Paper Planes and Paint Party were interactive installations created for the big screen at Google I/O 2016. Just prior to the keynote, as attendees gathered and viewing parties started to stream the event live, both these interactive experiences took the stage.
Attendees participating in the Paint Party installation were able to pick a color and throw paint splats from their mobile devices at the interactive screen. Audience members participating in the Paper Planes installation were able to catch, fold, stamp and throw virtual paper planes from their mobiles devices into the big screen where the planes would instantly appear.
Paper Planes is now back online here.
7,000 attendees and 530 organized viewing parties in over 100 countries around the world, including over 1 million people from China, were expected to tune in for the event. We needed to ensure that each device and screen would connect reliably and each message would send instantly.
For this global experience to work and perform at scale, we set up a network of WebSocket servers to manage connections, route messages and handle the magic behind the scenes.
What is a WebSocket?
A WebSocket is a web technology that allows for a persistent “socket” connection between a web browser and a server. Once established, both sides can send and receive messages directly over the network with very low latency and a message footprint of just a few bytes.
The core of the network was the funnel server. All messages were routed through the funnel before being displayed on the 50 foot screen on stage. Messages from attendees at I/O, both paint splats and paper planes, were routed directly to the funnel. To cater to the global audience, additional relay servers handled connections from outside of the event location in Mountain View.

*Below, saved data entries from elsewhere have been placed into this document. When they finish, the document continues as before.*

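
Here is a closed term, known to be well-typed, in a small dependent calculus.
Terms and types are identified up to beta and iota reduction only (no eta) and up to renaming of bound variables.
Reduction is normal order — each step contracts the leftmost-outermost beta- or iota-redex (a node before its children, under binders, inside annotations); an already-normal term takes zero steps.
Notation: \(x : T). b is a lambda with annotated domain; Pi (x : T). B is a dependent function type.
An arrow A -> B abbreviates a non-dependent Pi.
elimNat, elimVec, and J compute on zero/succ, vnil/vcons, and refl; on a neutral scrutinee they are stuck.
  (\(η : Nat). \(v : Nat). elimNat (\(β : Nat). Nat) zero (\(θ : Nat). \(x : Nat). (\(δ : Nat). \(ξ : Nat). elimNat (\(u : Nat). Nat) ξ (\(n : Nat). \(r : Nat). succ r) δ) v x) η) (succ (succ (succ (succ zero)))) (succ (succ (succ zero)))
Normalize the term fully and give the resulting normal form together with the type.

resulting normal form:
  succ (succ (succ (succ (succ (succ (succ (succ (succ (succ (succ (succ zero)))))))))))
inferred type:
  Nat
observation: the term reaches its normal form after 63 normal-order steps.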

Global participants were routed to the nearest relay server based on their location. These relay servers would then dispatch collections of messages to the funnel server.

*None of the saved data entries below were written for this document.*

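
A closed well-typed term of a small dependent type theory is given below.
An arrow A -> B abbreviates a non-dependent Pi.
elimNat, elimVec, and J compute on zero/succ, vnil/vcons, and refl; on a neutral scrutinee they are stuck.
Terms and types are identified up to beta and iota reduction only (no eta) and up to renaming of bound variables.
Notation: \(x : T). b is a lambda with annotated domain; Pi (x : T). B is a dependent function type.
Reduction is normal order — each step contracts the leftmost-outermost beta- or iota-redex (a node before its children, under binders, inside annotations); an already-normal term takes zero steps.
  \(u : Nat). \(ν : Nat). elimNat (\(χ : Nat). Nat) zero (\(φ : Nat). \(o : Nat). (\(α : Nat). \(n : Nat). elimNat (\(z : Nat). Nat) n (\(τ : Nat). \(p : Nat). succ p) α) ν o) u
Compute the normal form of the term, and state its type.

normal form:
  \(u : Nat). \(ν : Nat). elimNat (\(χ : Nat). Nat) zero (\(φ : Nat). \(o : Nat). elimNat (\(α : Nat). Nat) o (\(n : Nat). \(z : Nat). succ z) ν) u
the term's type:
  Nat -> Nat -> Nat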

This server infrastructure was setup using Compute Engine on the Google Cloud Platform.
The main funnel server comprised 32 CPU cores, each serving a dedicated Socket.IO server on its own thread and port. Relay servers, each with 16 CPU cores, were set up in each Google Cloud Platform region around the world to create sub networks in us-central, us-east, asia-east, and europe-west.
The WebSocket servers were Linux VM’s running multiple Node.js processes and Socket.IO servers on individual ports. The number of threads scaled based on the number of CPU cores.
Just like the client-side codebase, the servers also ran from a single codebase with custom modules and configurations set depending on each server’s function and region. Code was deployed across all servers in one go, allowing for rapid development and testing.
As connections were established, the server would register the client, allowing each end to keep track of the other. In the case of an intermittent network failure, broken connections would reconnect as soon as the network was restored. Each process could safely restart in just a few seconds, and all connections from mobile devices and screens to the server would be automatically re-established without the user noticing.
Outside of these servers, Google App Engine and Datastore were used to save and retrieve plane and stamp data. Google Cloud Storage was used to store all static assets.
Google App Engine provides approximate geolocation data with each request header as a built-in service. This data, along with IP detection for known Google IP addresses, was used to determine if a user was at the event, or, if not, which city they were connecting from.
With this location data, planes were caught, stamped and thrown across the globe, waiting to be caught again. The city and country location was stamped on the plane along the way.
In addition, there was no need to fiddle around with inputting codes to establish the mobile to desktop connection. By simply loading the experience on a phone or desktop, the user connected right away to the same sub network based on their location.
Real time stats, including the number of concurrent connections and average response times for each socket server, were maintained for each WebSocket server. Tracking this data allowed us to continually route new connections to the server with the greatest number of available connections.
From our load tests, we recognized that each relay server was capable of handling 16,000 concurrent socket connections safely without any performance drop. Triggers were in place to switch over to additional relay servers instantly if any server reached the maximum number of concurrent connections.
The socket network performed well, handling 40,000 planes thrown during the 30-minute period preceding the keynote. Every message was throttled to a maximum visible limit per second and rendered by powerful graphics machines on the big screen.
If you threw a paper plane, you can be sure it made it to Google I/O.